60 Minutes segment on migrant deportations & conditions at El Salvador’s CECOT prison has surfaced online—link to watch segment in article

CBS Faces Backlash After Pulled 60 Minutes Segment Leaks Online
Image—screen capture from @yashar

CBS News is under fire after a controversial 60 Minutes segment on the Trump administration’s immigration policy leaked online following its abrupt removal from broadcast.

The report, titled “Inside CECOT,” focused on Venezuelan migrants deported to El Salvador’s high-security Terrorism Confinement Center, known as CECOT. Former detainees described brutal conditions, including beatings, torture and sexual abuse. One former detainee said, “When you get there, you already know you’re in hell. You don’t need anyone to tell you.”

The story was scheduled to air Sunday but was pulled by CBS News Editor-in-Chief Bari Weiss just hours before broadcast. Weiss said the piece needed more context and additional commentary from the Trump administration. CBS later said it looked forward to airing the report once it was “ready.”

Correspondent Sharyn Alfonsi, who reported the segment, pushed back against the decision. In an internal email obtained by multiple outlets, she said the story had passed legal and editorial checks and called its cancellation “not an editorial decision, it is a political one.”

Despite efforts to halt its release, an unedited version aired briefly on the Canadian Global Television Network’s app and quickly spread online before takedown notices were issued. CBS said its content protection team was working to remove unauthorized copies.

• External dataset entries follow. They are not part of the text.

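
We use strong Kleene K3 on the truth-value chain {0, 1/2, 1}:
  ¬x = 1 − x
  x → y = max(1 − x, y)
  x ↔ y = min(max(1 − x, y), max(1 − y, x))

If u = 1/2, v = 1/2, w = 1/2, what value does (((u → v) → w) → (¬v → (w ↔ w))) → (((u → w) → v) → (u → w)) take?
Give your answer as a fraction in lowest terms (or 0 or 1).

u → v = 1/2 → 1/2 = 1/2
(u → v) → w = 1/2 → 1/2 = 1/2
¬v = ¬1/2 = 1/2
w ↔ w = 1/2 ↔ 1/2 = 1/2
¬v → (w ↔ w) = 1/2 → 1/2 = 1/2
((u → v) → w) → (¬v → (w ↔ w)) = 1/2 → 1/2 = 1/2
u → w = 1/2 → 1/2 = 1/2
(u → w) → v = 1/2 → 1/2 = 1/2
u → w = 1/2 → 1/2 = 1/2
((u → w) → v) → (u → w) = 1/2 → 1/2 = 1/2
(((u → v) → w) → (¬v → (w ↔ w))) → (((u → w) → v) → (u → w)) = 1/2 → 1/2 = 1/2

1/2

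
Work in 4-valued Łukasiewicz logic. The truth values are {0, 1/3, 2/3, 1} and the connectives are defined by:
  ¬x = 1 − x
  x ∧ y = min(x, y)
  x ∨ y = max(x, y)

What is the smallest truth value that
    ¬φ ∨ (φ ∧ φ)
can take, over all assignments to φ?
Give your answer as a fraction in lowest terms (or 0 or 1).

2/3

Take φ = 1/3:
¬φ = ¬1/3 = 2/3
φ ∧ φ = 1/3 ∧ 1/3 = 1/3
¬φ ∨ (φ ∧ φ) = 2/3 ∨ 1/3 = 2/3
No assignment yields a value below 2/3, so this is the minimum.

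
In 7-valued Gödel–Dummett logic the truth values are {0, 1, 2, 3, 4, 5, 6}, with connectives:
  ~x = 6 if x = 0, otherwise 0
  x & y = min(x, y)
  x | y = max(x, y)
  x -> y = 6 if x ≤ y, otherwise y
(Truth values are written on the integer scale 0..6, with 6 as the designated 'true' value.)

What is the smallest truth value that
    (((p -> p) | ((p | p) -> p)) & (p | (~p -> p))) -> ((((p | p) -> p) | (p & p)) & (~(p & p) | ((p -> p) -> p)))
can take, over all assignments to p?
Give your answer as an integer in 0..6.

1

Take p = 1:
p -> p = 1 -> 1 = 6
p | p = 1 | 1 = 1
(p | p) -> p = 1 -> 1 = 6
(p -> p) | ((p | p) -> p) = 6 | 6 = 6
~p = ~1 = 0
~p -> p = 0 -> 1 = 6
p | (~p -> p) = 1 | 6 = 6
((p -> p) | ((p | p) -> p)) & (p | (~p -> p)) = 6 & 6 = 6
p | p = 1 | 1 = 1
(p | p) -> p = 1 -> 1 = 6
p & p = 1 & 1 = 1
((p | p) -> p) | (p & p) = 6 | 1 = 6
p & p = 1 & 1 = 1
~(p & p) = ~1 = 0
p -> p = 1 -> 1 = 6
(p -> p) -> p = 6 -> 1 = 1
~(p & p) | ((p -> p) -> p) = 0 | 1 = 1
(((p | p) -> p) | (p & p)) & (~(p & p) | ((p -> p) -> p)) = 6 & 1 = 1
(((p -> p) | ((p | p) -> p)) & (p | (~p -> p))) -> ((((p | p) -> p) | (p & p)) & (~(p & p) | ((p -> p) -> p))) = 6 -> 1 = 1
No assignment yields a value below 1, so this is the minimum.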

The fallout has stirred debate about journalistic independence at one of television’s most respected news programs. Critics, including lawmakers and press freedom advocates, argue the timing and reasoning behind the pull raise serious questions about influence and transparency.

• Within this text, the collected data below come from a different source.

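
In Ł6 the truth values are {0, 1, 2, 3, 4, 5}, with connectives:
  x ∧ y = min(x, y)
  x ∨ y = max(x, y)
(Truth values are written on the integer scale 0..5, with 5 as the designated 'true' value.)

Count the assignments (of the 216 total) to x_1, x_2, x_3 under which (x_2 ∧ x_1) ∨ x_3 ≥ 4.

value 5: 41 assignments (counts)
value 4: 47 assignments (counts)
value 3: 47 assignments
value 2: 41 assignments
value 1: 29 assignments
value 0: 11 assignments
So 88 of the 216 assignments meet the threshold.

88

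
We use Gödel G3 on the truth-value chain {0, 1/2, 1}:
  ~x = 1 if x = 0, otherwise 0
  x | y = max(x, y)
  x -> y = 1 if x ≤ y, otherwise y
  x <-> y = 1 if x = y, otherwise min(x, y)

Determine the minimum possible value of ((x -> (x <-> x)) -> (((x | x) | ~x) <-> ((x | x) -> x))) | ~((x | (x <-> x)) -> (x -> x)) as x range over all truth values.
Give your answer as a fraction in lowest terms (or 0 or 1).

1/2

Take x = 1/2:
x <-> x = 1/2 <-> 1/2 = 1
x -> (x <-> x) = 1/2 -> 1 = 1
x | x = 1/2 | 1/2 = 1/2
~x = ~1/2 = 0
(x | x) | ~x = 1/2 | 0 = 1/2
x | x = 1/2 | 1/2 = 1/2
(x | x) -> x = 1/2 -> 1/2 = 1
((x | x) | ~x) <-> ((x | x) -> x) = 1/2 <-> 1 = 1/2
(x -> (x <-> x)) -> (((x | x) | ~x) <-> ((x | x) -> x)) = 1 -> 1/2 = 1/2
x <-> x = 1/2 <-> 1/2 = 1
x | (x <-> x) = 1/2 | 1 = 1
x -> x = 1/2 -> 1/2 = 1
(x | (x <-> x)) -> (x -> x) = 1 -> 1 = 1
~((x | (x <-> x)) -> (x -> x)) = ~1 = 0
((x -> (x <-> x)) -> (((x | x) | ~x) <-> ((x | x) -> x))) | ~((x | (x <-> x)) -> (x -> x)) = 1/2 | 0 = 1/2
No assignment yields a value below 1/2, so this is the minimum.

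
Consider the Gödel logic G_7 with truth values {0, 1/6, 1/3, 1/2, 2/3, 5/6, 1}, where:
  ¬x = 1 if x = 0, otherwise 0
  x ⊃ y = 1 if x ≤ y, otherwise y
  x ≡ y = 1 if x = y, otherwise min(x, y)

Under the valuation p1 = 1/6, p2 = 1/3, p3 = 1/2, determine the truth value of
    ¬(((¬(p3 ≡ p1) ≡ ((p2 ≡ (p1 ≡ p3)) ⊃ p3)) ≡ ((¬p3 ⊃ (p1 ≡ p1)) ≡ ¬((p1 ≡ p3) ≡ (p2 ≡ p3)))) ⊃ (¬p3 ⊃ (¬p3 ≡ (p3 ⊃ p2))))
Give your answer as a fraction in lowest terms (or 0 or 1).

p3 ≡ p1 = 1/2 ≡ 1/6 = 1/6
¬(p3 ≡ p1) = ¬1/6 = 0
p1 ≡ p3 = 1/6 ≡ 1/2 = 1/6
p2 ≡ (p1 ≡ p3) = 1/3 ≡ 1/6 = 1/6
(p2 ≡ (p1 ≡ p3)) ⊃ p3 = 1/6 ⊃ 1/2 = 1
¬(p3 ≡ p1) ≡ ((p2 ≡ (p1 ≡ p3)) ⊃ p3) = 0 ≡ 1 = 0
¬p3 = ¬1/2 = 0
p1 ≡ p1 = 1/6 ≡ 1/6 = 1
¬p3 ⊃ (p1 ≡ p1) = 0 ⊃ 1 = 1
p1 ≡ p3 = 1/6 ≡ 1/2 = 1/6
p2 ≡ p3 = 1/3 ≡ 1/2 = 1/3
(p1 ≡ p3) ≡ (p2 ≡ p3) = 1/6 ≡ 1/3 = 1/6
¬((p1 ≡ p3) ≡ (p2 ≡ p3)) = ¬1/6 = 0
(¬p3 ⊃ (p1 ≡ p1)) ≡ ¬((p1 ≡ p3) ≡ (p2 ≡ p3)) = 1 ≡ 0 = 0
(¬(p3 ≡ p1) ≡ ((p2 ≡ (p1 ≡ p3)) ⊃ p3)) ≡ ((¬p3 ⊃ (p1 ≡ p1)) ≡ ¬((p1 ≡ p3) ≡ (p2 ≡ p3))) = 0 ≡ 0 = 1
¬p3 = ¬1/2 = 0
¬p3 = ¬1/2 = 0
p3 ⊃ p2 = 1/2 ⊃ 1/3 = 1/3
¬p3 ≡ (p3 ⊃ p2) = 0 ≡ 1/3 = 0
¬p3 ⊃ (¬p3 ≡ (p3 ⊃ p2)) = 0 ⊃ 0 = 1
((¬(p3 ≡ p1) ≡ ((p2 ≡ (p1 ≡ p3)) ⊃ p3)) ≡ ((¬p3 ⊃ (p1 ≡ p1)) ≡ ¬((p1 ≡ p3) ≡ (p2 ≡ p3)))) ⊃ (¬p3 ⊃ (¬p3 ≡ (p3 ⊃ p2))) = 1 ⊃ 1 = 1
¬(((¬(p3 ≡ p1) ≡ ((p2 ≡ (p1 ≡ p3)) ⊃ p3)) ≡ ((¬p3 ⊃ (p1 ≡ p1)) ≡ ¬((p1 ≡ p3) ≡ (p2 ≡ p3)))) ⊃ (¬p3 ⊃ (¬p3 ≡ (p3 ⊃ p2)))) = ¬1 = 0

0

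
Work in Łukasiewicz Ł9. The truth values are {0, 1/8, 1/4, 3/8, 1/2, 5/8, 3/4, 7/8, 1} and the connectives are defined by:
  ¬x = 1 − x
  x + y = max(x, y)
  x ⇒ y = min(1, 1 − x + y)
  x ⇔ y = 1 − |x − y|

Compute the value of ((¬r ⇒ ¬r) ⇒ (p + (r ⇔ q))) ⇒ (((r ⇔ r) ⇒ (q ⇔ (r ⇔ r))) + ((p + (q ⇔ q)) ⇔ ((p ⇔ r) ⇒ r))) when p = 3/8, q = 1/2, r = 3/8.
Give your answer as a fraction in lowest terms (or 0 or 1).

5/8

¬r = ¬3/8 = 5/8
¬r = ¬3/8 = 5/8
¬r ⇒ ¬r = 5/8 ⇒ 5/8 = 1
r ⇔ q = 3/8 ⇔ 1/2 = 7/8
p + (r ⇔ q) = 3/8 + 7/8 = 7/8
(¬r ⇒ ¬r) ⇒ (p + (r ⇔ q)) = 1 ⇒ 7/8 = 7/8
r ⇔ r = 3/8 ⇔ 3/8 = 1
r ⇔ r = 3/8 ⇔ 3/8 = 1
q ⇔ (r ⇔ r) = 1/2 ⇔ 1 = 1/2
(r ⇔ r) ⇒ (q ⇔ (r ⇔ r)) = 1 ⇒ 1/2 = 1/2
q ⇔ q = 1/2 ⇔ 1/2 = 1
p + (q ⇔ q) = 3/8 + 1 = 1
p ⇔ r = 3/8 ⇔ 3/8 = 1
(p ⇔ r) ⇒ r = 1 ⇒ 3/8 = 3/8
(p + (q ⇔ q)) ⇔ ((p ⇔ r) ⇒ r) = 1 ⇔ 3/8 = 3/8
((r ⇔ r) ⇒ (q ⇔ (r ⇔ r))) + ((p + (q ⇔ q)) ⇔ ((p ⇔ r) ⇒ r)) = 1/2 + 3/8 = 1/2
((¬r ⇒ ¬r) ⇒ (p + (r ⇔ q))) ⇒ (((r ⇔ r) ⇒ (q ⇔ (r ⇔ r))) + ((p + (q ⇔ q)) ⇔ ((p ⇔ r) ⇒ r))) = 7/8 ⇒ 1/2 = 5/8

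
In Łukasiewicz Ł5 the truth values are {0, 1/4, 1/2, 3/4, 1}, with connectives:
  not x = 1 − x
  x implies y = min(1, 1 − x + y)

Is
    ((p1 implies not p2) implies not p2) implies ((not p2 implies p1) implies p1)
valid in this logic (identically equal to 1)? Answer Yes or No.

At p1 = 3/4, p2 = 1, for instance:
not p2 = not 1 = 0
p1 implies not p2 = 3/4 implies 0 = 1/4
(p1 implies not p2) implies not p2 = 1/4 implies 0 = 3/4
not p2 implies p1 = 0 implies 3/4 = 1
(not p2 implies p1) implies p1 = 1 implies 3/4 = 3/4
((p1 implies not p2) implies not p2) implies ((not p2 implies p1) implies p1) = 3/4 implies 3/4 = 1
and checking the remaining 24 assignments likewise gives ≥ 1 in every case.

Yes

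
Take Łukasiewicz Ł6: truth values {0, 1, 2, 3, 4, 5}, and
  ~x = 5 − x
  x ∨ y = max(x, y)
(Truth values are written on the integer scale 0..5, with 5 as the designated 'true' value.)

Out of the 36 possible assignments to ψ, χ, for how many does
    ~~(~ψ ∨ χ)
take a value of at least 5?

11

value 5: 11 assignments (counts)
value 4: 9 assignments
value 3: 7 assignments
value 2: 5 assignments
value 1: 3 assignments
value 0: 1 assignment
So 11 of the 36 assignments meet the threshold.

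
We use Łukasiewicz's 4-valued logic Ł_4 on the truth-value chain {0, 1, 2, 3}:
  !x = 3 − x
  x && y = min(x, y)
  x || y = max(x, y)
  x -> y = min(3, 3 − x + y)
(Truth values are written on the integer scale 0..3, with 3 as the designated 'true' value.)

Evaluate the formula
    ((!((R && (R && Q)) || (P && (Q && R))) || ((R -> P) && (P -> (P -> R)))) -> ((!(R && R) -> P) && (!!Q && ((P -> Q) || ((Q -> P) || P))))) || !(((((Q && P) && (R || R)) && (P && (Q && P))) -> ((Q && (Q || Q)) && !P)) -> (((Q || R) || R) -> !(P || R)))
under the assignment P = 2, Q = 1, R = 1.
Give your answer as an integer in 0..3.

R && Q = 1 && 1 = 1
R && (R && Q) = 1 && 1 = 1
Q && R = 1 && 1 = 1
P && (Q && R) = 2 && 1 = 1
(R && (R && Q)) || (P && (Q && R)) = 1 || 1 = 1
!((R && (R && Q)) || (P && (Q && R))) = !1 = 2
R -> P = 1 -> 2 = 3
P -> R = 2 -> 1 = 2
P -> (P -> R) = 2 -> 2 = 3
(R -> P) && (P -> (P -> R)) = 3 && 3 = 3
!((R && (R && Q)) || (P && (Q && R))) || ((R -> P) && (P -> (P -> R))) = 2 || 3 = 3
R && R = 1 && 1 = 1
!(R && R) = !1 = 2
!(R && R) -> P = 2 -> 2 = 3
!Q = !1 = 2
!!Q = !2 = 1
P -> Q = 2 -> 1 = 2
Q -> P = 1 -> 2 = 3
(Q -> P) || P = 3 || 2 = 3
(P -> Q) || ((Q -> P) || P) = 2 || 3 = 3
!!Q && ((P -> Q) || ((Q -> P) || P)) = 1 && 3 = 1
(!(R && R) -> P) && (!!Q && ((P -> Q) || ((Q -> P) || P))) = 3 && 1 = 1
(!((R && (R && Q)) || (P && (Q && R))) || ((R -> P) && (P -> (P -> R)))) -> ((!(R && R) -> P) && (!!Q && ((P -> Q) || ((Q -> P) || P)))) = 3 -> 1 = 1
Q && P = 1 && 2 = 1
R || R = 1 || 1 = 1
(Q && P) && (R || R) = 1 && 1 = 1
Q && P = 1 && 2 = 1
P && (Q && P) = 2 && 1 = 1
((Q && P) && (R || R)) && (P && (Q && P)) = 1 && 1 = 1
Q || Q = 1 || 1 = 1
Q && (Q || Q) = 1 && 1 = 1
!P = !2 = 1
(Q && (Q || Q)) && !P = 1 && 1 = 1
(((Q && P) && (R || R)) && (P && (Q && P))) -> ((Q && (Q || Q)) && !P) = 1 -> 1 = 3
Q || R = 1 || 1 = 1
(Q || R) || R = 1 || 1 = 1
P || R = 2 || 1 = 2
!(P || R) = !2 = 1
((Q || R) || R) -> !(P || R) = 1 -> 1 = 3
((((Q && P) && (R || R)) && (P && (Q && P))) -> ((Q && (Q || Q)) && !P)) -> (((Q || R) || R) -> !(P || R)) = 3 -> 3 = 3
!(((((Q && P) && (R || R)) && (P && (Q && P))) -> ((Q && (Q || Q)) && !P)) -> (((Q || R) || R) -> !(P || R))) = !3 = 0
((!((R && (R && Q)) || (P && (Q && R))) || ((R -> P) && (P -> (P -> R)))) -> ((!(R && R) -> P) && (!!Q && ((P -> Q) || ((Q -> P) || P))))) || !(((((Q && P) && (R || R)) && (P && (Q && P))) -> ((Q && (Q || Q)) && !P)) -> (((Q || R) || R) -> !(P || R))) = 1 || 0 = 1

1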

The episode’s focus on the rapid deportations under the Trump administration and the conditions at CECOT is a highly politically-charged topic. Independent reports have suggested many of the men sent to the prison had no criminal convictions, prompting legal and ethical concerns. Supporters of the administration’s policies point out that being in the country illegally is, in and of itself, a crime.

As the controversy unfolds, CBS is facing accusations of editorial interference and bias—“a betrayal of journalism itself.” The network has pledged to address concerns and potentially rebroadcast the segment once additional reporting is complete. Meanwhile, the leaked version remains widely accessible online, fueling ongoing discussion about media, power and accountability.

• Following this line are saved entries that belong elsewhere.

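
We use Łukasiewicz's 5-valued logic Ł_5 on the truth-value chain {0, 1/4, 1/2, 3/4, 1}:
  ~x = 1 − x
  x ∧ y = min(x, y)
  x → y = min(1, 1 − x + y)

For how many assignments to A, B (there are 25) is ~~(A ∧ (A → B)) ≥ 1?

value 1: 1 assignment (counts)
value 3/4: 4 assignments
value 1/2: 7 assignments
value 1/4: 7 assignments
value 0: 6 assignments
So 1 of the 25 assignments meets the threshold.

1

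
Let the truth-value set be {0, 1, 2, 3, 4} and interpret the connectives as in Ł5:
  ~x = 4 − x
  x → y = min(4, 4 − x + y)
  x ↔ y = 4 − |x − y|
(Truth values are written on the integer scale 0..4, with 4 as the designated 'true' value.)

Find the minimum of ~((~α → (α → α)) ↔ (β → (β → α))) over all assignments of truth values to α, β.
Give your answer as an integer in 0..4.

Take α = 0, β = 0:
~α = ~0 = 4
α → α = 0 → 0 = 4
~α → (α → α) = 4 → 4 = 4
β → α = 0 → 0 = 4
β → (β → α) = 0 → 4 = 4
(~α → (α → α)) ↔ (β → (β → α)) = 4 ↔ 4 = 4
~((~α → (α → α)) ↔ (β → (β → α))) = ~4 = 0
No assignment yields a value below 0, so this is the minimum.

0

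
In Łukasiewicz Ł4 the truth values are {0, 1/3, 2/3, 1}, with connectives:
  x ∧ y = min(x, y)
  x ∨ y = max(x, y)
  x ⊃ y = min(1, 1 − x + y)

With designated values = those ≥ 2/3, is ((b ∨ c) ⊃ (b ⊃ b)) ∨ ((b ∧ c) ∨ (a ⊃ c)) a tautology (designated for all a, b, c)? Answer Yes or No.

At a = 1, b = 1, c = 2/3, for instance:
b ∨ c = 1 ∨ 2/3 = 1
b ⊃ b = 1 ⊃ 1 = 1
(b ∨ c) ⊃ (b ⊃ b) = 1 ⊃ 1 = 1
b ∧ c = 1 ∧ 2/3 = 2/3
a ⊃ c = 1 ⊃ 2/3 = 2/3
(b ∧ c) ∨ (a ⊃ c) = 2/3 ∨ 2/3 = 2/3
((b ∨ c) ⊃ (b ⊃ b)) ∨ ((b ∧ c) ∨ (a ⊃ c)) = 1 ∨ 2/3 = 1
and checking the remaining 63 assignments likewise gives ≥ 2/3 in every case.

Yes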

Weiss’s decision to pull the 60 Minutes segment is not the first flashpoint since she took the helm at CBS News in October. Her leadership has stirred internal debate and public scrutiny over her direction for one of television’s most storied newsrooms. Shortly before the 60 Minutes controversy, Weiss hosted a primetime town hall with Erika Kirk, widow of conservative activist Charlie Kirk, that drew significantly lower ratings than expected and lagged behind the network’s usual viewership in the same time slot. According to Nielsen data, the program fell about 41 percent in the key 25-54 advertising demographic compared to typical CBS programming in that hour, a sharp drop that undercut promotional efforts and raised questions about audience appetite for the new format.